Another thing to factor in to finding some solution,
any solution to this is step 4: different AI types use different wave sizes. If you play against 2 mad bombers then just forget it, as that doubles wave sizes right there (not to mention that those have a high chance of tossing a bomber starship into waves). To assist, I expanded step 4 to include a table of current multipliers. There are other AI-Type-related factors that play into the "defensive level" of planets and whatnot (whether a planet gets a fortress, how big of a fortress, etc) but those don't directly relate to the wave size question.

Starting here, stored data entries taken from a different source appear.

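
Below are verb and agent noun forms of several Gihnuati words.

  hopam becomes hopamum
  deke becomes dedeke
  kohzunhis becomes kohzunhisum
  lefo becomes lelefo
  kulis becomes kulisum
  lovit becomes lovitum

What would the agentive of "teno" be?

lefo and lovit both begin with l- yet inflect differently (lelefo, lovitum), so the first letter is not what conditions the rule; whether the stem ends in a vowel or a consonant is.
"teno" ends in a vowel. The stems ending in a vowel (deke → dedeke, lefo → lelefo) repeat the first consonant+vowel as a prefix.
The other pattern: stems ending in a consonant add -um.
So teno → teteno.

teteno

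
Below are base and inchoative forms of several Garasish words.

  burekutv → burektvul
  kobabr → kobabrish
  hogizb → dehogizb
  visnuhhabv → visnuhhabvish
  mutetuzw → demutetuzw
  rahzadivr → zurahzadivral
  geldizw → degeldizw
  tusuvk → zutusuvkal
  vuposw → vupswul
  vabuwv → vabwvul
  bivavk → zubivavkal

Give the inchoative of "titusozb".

detitusozb

"titusozb" has second-to-last letter 'z'. The stems whose second-to-last letter is 'z' (geldizw → degeldizw, mutetuzw → demutetuzw, hogizb → dehogizb) add the prefix de-.
The other patterns: stems whose second-to-last letter is 'v' add zu- … -al around the stem; stems whose second-to-last letter is 'b' add -ish; stems whose second-to-last letter is 's', 't' or 'w' delete the last vowel and add -ul.
So titusozb → detitusozb.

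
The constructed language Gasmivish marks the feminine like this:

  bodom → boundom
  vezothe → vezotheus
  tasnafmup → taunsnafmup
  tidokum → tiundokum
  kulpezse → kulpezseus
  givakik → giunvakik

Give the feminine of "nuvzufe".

nuvzufeus

kulpezse and tidokum both have 3 vowels yet inflect differently (kulpezseus, tiundokum), so the number of vowels is not what conditions the rule; the final letter is.
"nuvzufe" ends in -e. The stems ending in -e (kulpezse → kulpezseus, vezothe → vezotheus) add -us.
The other pattern: stems ending in -k, -m or -p insert -un- after the first vowel.
So nuvzufe → nuvzufeus.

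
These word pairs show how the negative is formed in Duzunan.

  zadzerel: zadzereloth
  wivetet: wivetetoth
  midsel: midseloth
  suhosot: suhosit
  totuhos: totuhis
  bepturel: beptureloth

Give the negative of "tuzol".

tuzil

wivetet and suhosot both end in -t yet inflect differently (wivetetoth, suhosit), so the final letter is not what conditions the rule; the last vowel is.
"tuzol" has last vowel 'o'. The stems whose last vowel is 'o' (totuhos → totuhis, suhosot → suhosit) change the last vowel to 'i'.
So tuzol → tuzil.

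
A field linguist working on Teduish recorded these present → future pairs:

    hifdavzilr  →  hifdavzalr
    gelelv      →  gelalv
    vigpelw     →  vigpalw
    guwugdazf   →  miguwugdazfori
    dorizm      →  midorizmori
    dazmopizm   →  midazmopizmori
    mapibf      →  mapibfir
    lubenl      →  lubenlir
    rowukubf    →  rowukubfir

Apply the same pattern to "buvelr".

guwugdazf and mapibf both end in -f yet inflect differently (miguwugdazfori, mapibfir), so the final letter is not what conditions the rule; the second-to-last letter is.
"buvelr" has second-to-last letter 'l'. The stems whose second-to-last letter is 'l' (hifdavzilr → hifdavzalr, gelelv → gelalv, vigpelw → vigpalw) change the last vowel to 'a'.
The other patterns: stems whose second-to-last letter is 'z' add mi- … -ori around the stem; stems whose second-to-last letter is 'b' or 'n' add -ir.
So buvelr → buvalr.

buvalr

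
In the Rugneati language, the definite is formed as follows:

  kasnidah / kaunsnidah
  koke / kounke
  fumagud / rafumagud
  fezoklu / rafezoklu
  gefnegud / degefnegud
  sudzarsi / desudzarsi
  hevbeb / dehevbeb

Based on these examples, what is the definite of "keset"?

keunset

fumagud and gefnegud both end in -d yet inflect differently (rafumagud, degefnegud), so the final letter is not what conditions the rule; the first letter is.
"keset" begins with k-. The stems beginning with k- (kasnidah → kaunsnidah, koke → kounke) insert -un- after the first vowel.
The other patterns: stems beginning with f- add the prefix ra-; stems beginning with g-, h- or s- add the prefix de-.
So keset → keunset.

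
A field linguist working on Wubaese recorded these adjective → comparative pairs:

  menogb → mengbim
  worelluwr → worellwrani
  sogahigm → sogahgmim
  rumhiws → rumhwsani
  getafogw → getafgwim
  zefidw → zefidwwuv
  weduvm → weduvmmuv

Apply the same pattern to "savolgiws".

savolgwsani

"savolgiws" has second-to-last letter 'w'. The stems whose second-to-last letter is 'w' (rumhiws → rumhwsani, worelluwr → worellwrani) delete the last vowel and add -ani.
So savolgiws → savolgwsani.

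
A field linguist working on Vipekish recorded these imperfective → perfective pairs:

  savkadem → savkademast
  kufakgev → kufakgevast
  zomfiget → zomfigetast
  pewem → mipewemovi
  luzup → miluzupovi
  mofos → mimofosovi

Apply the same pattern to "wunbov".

miwunbovovi

savkadem and pewem both end in -m yet inflect differently (savkademast, mipewemovi), so the final letter is not what conditions the rule; the number of vowels is.
"wunbov" has 2 vowels. The stems with 2 vowels (pewem → mipewemovi, luzup → miluzupovi, mofos → mimofosovi) add mi- … -ovi around the stem.
The other pattern: stems with 3 vowels add -ast.
So wunbov → miwunbovovi.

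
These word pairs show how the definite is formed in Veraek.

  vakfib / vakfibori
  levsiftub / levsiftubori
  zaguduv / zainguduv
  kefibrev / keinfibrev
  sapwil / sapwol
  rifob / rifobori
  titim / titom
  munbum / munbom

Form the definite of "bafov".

zaguduv and levsiftub both have last vowel 'u' yet inflect differently (zainguduv, levsiftubori), so the last vowel is not what conditions the rule; the final letter is.
"bafov" ends in -v. The stems ending in -v (zaguduv → zainguduv, kefibrev → keinfibrev) insert -in- after the first vowel.
So bafov → bainfov.

bainfov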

Another thought is that the wave AI isn't the smartest: you may be able to distract it by keeping it running around on a nearby AI world (assuming you've gateraided and the wave is coming in from a further out planet) to buy time or at least split it up. Keeping your distraction forces alive long enough is left as an exercise to the reader.
Although i am not sure if unit caps affect how many units a tractor can affect
Tractor turrets have scaling caps too, so even if the enemy has 2x as many fleetships, you have 2x as many tractor turrets, so you're even. The Riot-starship based tractor modules do not scale, though, so they are more useful on low than on high; I intend to fix that but it's not a top priority.